The new issues did not do the trick for him:

  • They lost their punch. The pandemic ended. “Woke” steadily faded from the news. The uproar over critical race theory vanished. More traditional issues, including abortion and the border, became more salient.

  • The issues did not offer a clear contrast with Mr. Trump, who could hardly be derided as “woke” and wasn’t exactly remembered for his support of Covid-related restrictions.

  • The issues dragged Mr. DeSantis into the world of the way-too-online right, leaving his speeches riddled with arcane acronyms like ESG and deprived of any coherent, overarching message.

Worse, Mr. DeSantis campaigned as if he were entirely unaware of the delicate balancing act of coalitions necessary to defeat Mr. Trump. It’s hard to imagine he wasn’t aware — it’s exactly what bedeviled Mr. Trump’s opponents eight years ago. Yet a key super PAC supporting Mr. DeSantis brought on Jeff Roe, the consultant behind Mr. Cruz’s losing 2016 campaign. And Mr. DeSantis never seemed to throw a bone to the establishment Republican wing of the party. He couldn’t even be acceptable to moderates on Ukraine, a favorite issue of the neoconservatives who inevitably had to play a role in any anti-Trump coalition.

Instead, Mr.
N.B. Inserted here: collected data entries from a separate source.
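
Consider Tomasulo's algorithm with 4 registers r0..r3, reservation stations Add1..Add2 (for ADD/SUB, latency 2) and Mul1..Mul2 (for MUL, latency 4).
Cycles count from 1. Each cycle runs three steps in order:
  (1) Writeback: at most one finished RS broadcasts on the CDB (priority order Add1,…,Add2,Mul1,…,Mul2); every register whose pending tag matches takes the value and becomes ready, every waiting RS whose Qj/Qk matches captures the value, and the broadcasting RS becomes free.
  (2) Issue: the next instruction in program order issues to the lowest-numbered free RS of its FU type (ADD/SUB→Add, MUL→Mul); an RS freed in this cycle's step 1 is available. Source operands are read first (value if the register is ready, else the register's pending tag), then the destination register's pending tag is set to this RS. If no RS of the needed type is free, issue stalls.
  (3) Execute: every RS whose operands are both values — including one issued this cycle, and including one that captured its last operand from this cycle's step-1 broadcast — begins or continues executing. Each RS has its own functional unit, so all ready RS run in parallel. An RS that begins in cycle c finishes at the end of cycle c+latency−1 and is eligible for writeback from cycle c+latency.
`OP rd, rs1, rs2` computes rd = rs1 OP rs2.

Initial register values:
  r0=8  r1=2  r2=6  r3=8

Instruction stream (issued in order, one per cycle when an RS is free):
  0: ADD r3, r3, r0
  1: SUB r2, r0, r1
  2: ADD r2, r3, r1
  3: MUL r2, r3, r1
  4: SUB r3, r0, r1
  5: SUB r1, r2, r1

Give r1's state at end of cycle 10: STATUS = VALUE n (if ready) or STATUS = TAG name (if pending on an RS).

cycle 1: issue ADD r3<-Add1 // r0:8,r1:2,r2:6,r3:Add1
cycle 2: issue SUB r2<-Add2 // r0:8,r1:2,r2:Add2,r3:Add1
cycle 3: CDB Add1=16; issue ADD r2<-Add1 // r0:8,r1:2,r2:Add1,r3:16
cycle 4: CDB Add2=6; issue MUL r2<-Mul1 // r0:8,r1:2,r2:Mul1,r3:16
cycle 5: CDB Add1=18; issue SUB r3<-Add1 // r0:8,r1:2,r2:Mul1,r3:Add1
cycle 6: issue SUB r1<-Add2 // r0:8,r1:Add2,r2:Mul1,r3:Add1
cycle 7: CDB Add1=6 // r0:8,r1:Add2,r2:Mul1,r3:6
cycle 8: CDB Mul1=32 // r0:8,r1:Add2,r2:32,r3:6
cycle 9: - // r0:8,r1:Add2,r2:32,r3:6
cycle 10: CDB Add2=30 // r0:8,r1:30,r2:32,r3:6

STATUS = VALUE 30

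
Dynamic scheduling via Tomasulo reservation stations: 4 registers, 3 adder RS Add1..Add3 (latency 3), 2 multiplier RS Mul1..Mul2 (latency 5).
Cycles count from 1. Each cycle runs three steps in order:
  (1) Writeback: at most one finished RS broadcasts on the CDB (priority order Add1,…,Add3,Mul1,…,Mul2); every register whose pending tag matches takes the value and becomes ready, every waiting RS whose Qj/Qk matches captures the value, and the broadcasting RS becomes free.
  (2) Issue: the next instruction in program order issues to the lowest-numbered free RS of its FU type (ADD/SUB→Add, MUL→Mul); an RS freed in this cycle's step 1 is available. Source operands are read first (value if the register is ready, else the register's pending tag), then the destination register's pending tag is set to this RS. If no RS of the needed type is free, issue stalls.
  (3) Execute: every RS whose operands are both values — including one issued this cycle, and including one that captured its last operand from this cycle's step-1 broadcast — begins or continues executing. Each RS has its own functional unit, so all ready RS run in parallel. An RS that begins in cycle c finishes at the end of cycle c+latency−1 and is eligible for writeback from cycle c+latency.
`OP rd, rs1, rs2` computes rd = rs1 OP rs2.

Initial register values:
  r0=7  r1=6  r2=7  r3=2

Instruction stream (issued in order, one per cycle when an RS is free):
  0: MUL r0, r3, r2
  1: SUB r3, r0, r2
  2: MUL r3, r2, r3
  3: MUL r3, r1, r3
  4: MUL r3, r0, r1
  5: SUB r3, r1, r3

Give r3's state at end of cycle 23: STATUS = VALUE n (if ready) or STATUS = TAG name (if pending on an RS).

STATUS = VALUE -78

c1: issue MUL r0<-Mul1 | r0:Mul1,r1:6,r2:7,r3:2
c2: issue SUB r3<-Add1 | r0:Mul1,r1:6,r2:7,r3:Add1
c3: issue MUL r3<-Mul2 | r0:Mul1,r1:6,r2:7,r3:Mul2
c4: stall | r0:Mul1,r1:6,r2:7,r3:Mul2
c5: stall | r0:Mul1,r1:6,r2:7,r3:Mul2
c6: CDB Mul1=14; issue MUL r3<-Mul1 | r0:14,r1:6,r2:7,r3:Mul1
c7: stall | r0:14,r1:6,r2:7,r3:Mul1
c8: stall | r0:14,r1:6,r2:7,r3:Mul1
c9: CDB Add1=7; stall | r0:14,r1:6,r2:7,r3:Mul1
c10: stall | r0:14,r1:6,r2:7,r3:Mul1
c11: stall | r0:14,r1:6,r2:7,r3:Mul1
c12: stall | r0:14,r1:6,r2:7,r3:Mul1
c13: stall | r0:14,r1:6,r2:7,r3:Mul1
c14: CDB Mul2=49; issue MUL r3<-Mul2 | r0:14,r1:6,r2:7,r3:Mul2
c15: issue SUB r3<-Add1 | r0:14,r1:6,r2:7,r3:Add1
c16: - | r0:14,r1:6,r2:7,r3:Add1
c17: - | r0:14,r1:6,r2:7,r3:Add1
c18: - | r0:14,r1:6,r2:7,r3:Add1
c19: CDB Mul1=294 | r0:14,r1:6,r2:7,r3:Add1
c20: CDB Mul2=84 | r0:14,r1:6,r2:7,r3:Add1
c21: - | r0:14,r1:6,r2:7,r3:Add1
c22: - | r0:14,r1:6,r2:7,r3:Add1
c23: CDB Add1=-78 | r0:14,r1:6,r2:7,r3:-78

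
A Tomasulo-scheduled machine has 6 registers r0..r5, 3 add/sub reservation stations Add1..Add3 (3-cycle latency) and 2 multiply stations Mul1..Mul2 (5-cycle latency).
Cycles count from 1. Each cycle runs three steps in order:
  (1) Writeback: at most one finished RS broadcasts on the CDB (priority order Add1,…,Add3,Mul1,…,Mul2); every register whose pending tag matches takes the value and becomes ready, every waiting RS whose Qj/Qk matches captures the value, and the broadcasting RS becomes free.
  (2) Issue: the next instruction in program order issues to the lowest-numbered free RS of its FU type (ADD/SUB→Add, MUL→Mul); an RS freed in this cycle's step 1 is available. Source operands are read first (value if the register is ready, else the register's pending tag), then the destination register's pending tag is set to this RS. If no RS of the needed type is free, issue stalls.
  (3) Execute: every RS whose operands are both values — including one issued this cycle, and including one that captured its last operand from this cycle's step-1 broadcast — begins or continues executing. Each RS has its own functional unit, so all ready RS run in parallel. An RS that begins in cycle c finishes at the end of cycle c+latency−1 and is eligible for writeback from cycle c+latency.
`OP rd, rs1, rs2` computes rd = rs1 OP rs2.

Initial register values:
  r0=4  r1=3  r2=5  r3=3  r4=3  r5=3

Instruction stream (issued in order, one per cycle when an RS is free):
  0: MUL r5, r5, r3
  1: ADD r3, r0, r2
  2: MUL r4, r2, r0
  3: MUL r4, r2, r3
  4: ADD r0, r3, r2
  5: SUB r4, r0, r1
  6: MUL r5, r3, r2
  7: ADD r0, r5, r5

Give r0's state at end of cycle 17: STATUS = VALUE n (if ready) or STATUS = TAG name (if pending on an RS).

STATUS = VALUE 90

  c1: issue MUL r5<-Mul1  regs: r0:4,r1:3,r2:5,r3:3,r4:3,r5:Mul1
  c2: issue ADD r3<-Add1  regs: r0:4,r1:3,r2:5,r3:Add1,r4:3,r5:Mul1
  c3: issue MUL r4<-Mul2  regs: r0:4,r1:3,r2:5,r3:Add1,r4:Mul2,r5:Mul1
  c4: stall  regs: r0:4,r1:3,r2:5,r3:Add1,r4:Mul2,r5:Mul1
  c5: CDB Add1=9; stall  regs: r0:4,r1:3,r2:5,r3:9,r4:Mul2,r5:Mul1
  c6: CDB Mul1=9; issue MUL r4<-Mul1  regs: r0:4,r1:3,r2:5,r3:9,r4:Mul1,r5:9
  c7: issue ADD r0<-Add1  regs: r0:Add1,r1:3,r2:5,r3:9,r4:Mul1,r5:9
  c8: CDB Mul2=20; issue SUB r4<-Add2  regs: r0:Add1,r1:3,r2:5,r3:9,r4:Add2,r5:9
  c9: issue MUL r5<-Mul2  regs: r0:Add1,r1:3,r2:5,r3:9,r4:Add2,r5:Mul2
  c10: CDB Add1=14; issue ADD r0<-Add1  regs: r0:Add1,r1:3,r2:5,r3:9,r4:Add2,r5:Mul2
  c11: CDB Mul1=45  regs: r0:Add1,r1:3,r2:5,r3:9,r4:Add2,r5:Mul2
  c12: -  regs: r0:Add1,r1:3,r2:5,r3:9,r4:Add2,r5:Mul2
  c13: CDB Add2=11  regs: r0:Add1,r1:3,r2:5,r3:9,r4:11,r5:Mul2
  c14: CDB Mul2=45  regs: r0:Add1,r1:3,r2:5,r3:9,r4:11,r5:45
  c15: -  regs: r0:Add1,r1:3,r2:5,r3:9,r4:11,r5:45
  c16: -  regs: r0:Add1,r1:3,r2:5,r3:9,r4:11,r5:45
  c17: CDB Add1=90  regs: r0:90,r1:3,r2:5,r3:9,r4:11,r5:45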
DeSantis offered barely any contrast with Mr. Trump on the issues. The strategy, sometimes known as “Trumpism without Trump,” supposed that Republican voters were ready to move on from Mr. Trump personally, even though they supported his views on the issues. Needless to say, that proved to be wrong. At the same time, his consistently conservative views on the issues alienated moderates and culminated in the rise of Nikki Haley.

Mr. DeSantis would have struggled to maintain an ideologically diverse anti-Trump coalition, even if he had been every bit as deft as Mr. Obama was in his 2008 victory over Hillary Clinton. The fight against “woke” was no Iraq War. National security, abortion, entitlements and other issues still divide Republicans, just as they did in 2016.

But for a glimpse of what a successful alternative to Trumpism might look like one day, the imagined DeSantis of the outset of the campaign is a good place to start. The backlash against the woke left may have petered out, but it’s a reminder that campaigning against the excesses of the left has the potential to unite the right while appealing to a sliver of disaffected moderates or even liberals. If these or other new issues overwhelm the old ones, suddenly there might be an opening for conservative politics to look very different.